Mr. Charles "Chuck" Wikenhauser has been the zoo's Director from 1990 to present. He has continued to hire and manage supremely capable and dedicated veterinary and curatorial professionals. The zoo veterinarians that I have worked with, in particular Drs. Bruce Beehler, Andrew Teare, Victoria Clyde and Roberta Wallace, have been inspirational colleagues.
And most importantly, I acknowledge my wife, Betty, who has tolerated me spending hundreds of Thursday and Saturday mornings on my "days off" to treat the zoo patients. Trained as a former surgical technician, she ably assisted me in several early major zoo oral surgical cases.
About John L. Scheels, DDS
For over 30 years, Dr. Scheels has been the Zoo's dentist at the Milwaukee County Zoo. He has performed dental procedures on more than 90 species of animals.

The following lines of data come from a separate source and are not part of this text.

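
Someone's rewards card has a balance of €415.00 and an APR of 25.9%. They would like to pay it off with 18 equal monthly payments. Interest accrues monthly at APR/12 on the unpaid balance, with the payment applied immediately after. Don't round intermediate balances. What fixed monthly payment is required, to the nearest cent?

Monthly rate r = 25.9%/12 = 2.15833% = 0.0215833.
Level-payment amortization: P = B₀·r / (1 − (1+r)^(−n)) = 415.00·0.0215833 / (1 − 1.02158^(−18)).
Denominator 1 − (1+r)^(−18) = 0.319118369.
P = 8.95708 / 0.319118369 ≈ 28.07.

€28.07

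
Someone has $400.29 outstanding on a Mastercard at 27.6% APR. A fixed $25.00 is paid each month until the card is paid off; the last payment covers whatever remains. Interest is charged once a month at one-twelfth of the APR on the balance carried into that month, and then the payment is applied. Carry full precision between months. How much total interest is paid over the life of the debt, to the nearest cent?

$104.70

Monthly rate r = 27.6%/12 = 2.3% = 0.023.
Payoff takes n = ⌈−ln(1 − rB₀/P)/ln(1+r)⌉ = ⌈20.198⌉ = 21 payments; the last is $4.99.
Total paid = 20·$25.00 + $4.99 = $504.99.
Total interest = total paid − principal = $504.99 − $400.29 = $104.70.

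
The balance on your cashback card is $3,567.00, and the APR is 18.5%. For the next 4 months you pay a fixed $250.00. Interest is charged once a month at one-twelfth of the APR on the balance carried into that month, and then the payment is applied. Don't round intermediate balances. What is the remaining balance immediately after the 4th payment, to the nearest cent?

Monthly rate r = 18.5%/12 = 1.54167% = 0.0154167.
Each month: B ← B·(1+r) − $250.00.
Month 1: interest $54.99; balance after payment $3,371.99.
Month 2: interest $51.98; balance after payment $3,173.98.
Month 3: interest $48.93; balance after payment $2,972.91.
Month 4: interest $45.83; balance after payment $2,768.74.

$2,768.74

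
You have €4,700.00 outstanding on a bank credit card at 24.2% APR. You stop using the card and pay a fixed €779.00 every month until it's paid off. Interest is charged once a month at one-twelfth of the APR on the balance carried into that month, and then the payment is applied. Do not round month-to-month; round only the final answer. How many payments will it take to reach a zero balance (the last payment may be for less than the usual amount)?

Monthly rate r = 24.2%/12 = 2.01667% = 0.0201667.
Recurrence: B ← B·(1+r) − €779.00.
Month 1: interest €94.78; balance after payment €4,015.78.
Month 2: interest €80.98; balance after payment €3,317.77.
Closed form: n = −ln(1 − rB₀/P)/ln(1+r) = −ln(0.87833)/ln(1.02017) ≈ 6.498, so the balance reaches zero during payment 7.

7 months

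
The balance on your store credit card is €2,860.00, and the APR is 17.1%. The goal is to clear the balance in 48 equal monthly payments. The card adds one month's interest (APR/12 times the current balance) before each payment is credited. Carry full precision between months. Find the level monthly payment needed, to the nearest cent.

Monthly rate r = 17.1%/12 = 1.425% = 0.01425.
Level-payment amortization: P = B₀·r / (1 − (1+r)^(−n)) = 2860.00·0.01425 / (1 − 1.01425^(−48)).
Denominator 1 − (1+r)^(−48) = 0.492963512.
P = 40.755 / 0.492963512 ≈ 82.67.

€82.67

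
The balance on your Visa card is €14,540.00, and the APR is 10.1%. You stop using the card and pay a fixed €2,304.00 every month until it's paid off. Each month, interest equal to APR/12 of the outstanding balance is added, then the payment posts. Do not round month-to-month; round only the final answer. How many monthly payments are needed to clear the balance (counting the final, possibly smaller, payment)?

Monthly rate r = 10.1%/12 = 0.841667% = 0.00841667.
Recurrence: B ← B·(1+r) − €2,304.00.
Month 1: interest €122.38; balance after payment €12,358.38.
Month 2: interest €104.02; balance after payment €10,158.39.
Closed form: n = −ln(1 − rB₀/P)/ln(1+r) = −ln(0.94688)/ln(1.00842) ≈ 6.512, so the balance reaches zero during payment 7.

7 payments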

Dr. Scheels is a leader in the growing and highly specialized field of exotic animal dentistry. Scheels has a general dental practice in Wauwatosa, Wisconsin.
He organized and co-chaired the first International Zoo/Exotic Animal Dentistry Conference and created the veterinary dentistry program for the University of Wisconsin-Madison School of Veterinary Medicine.
Dr. Scheels majored in zoology at the University of Wisconsin-Milwaukee before coming to Marquette University School of Dentistry. Over 30 years ago, he read a magazine article about a zoo dentist. Intrigued, he volunteered his services at the Milwaukee zoo, and soon found himself in a cage inspecting an orangutan's broken tooth. "The bulk of my time is extracting problematic teeth, but we run the whole gamut of problems," says Scheels, who consults on about 35 cases a year.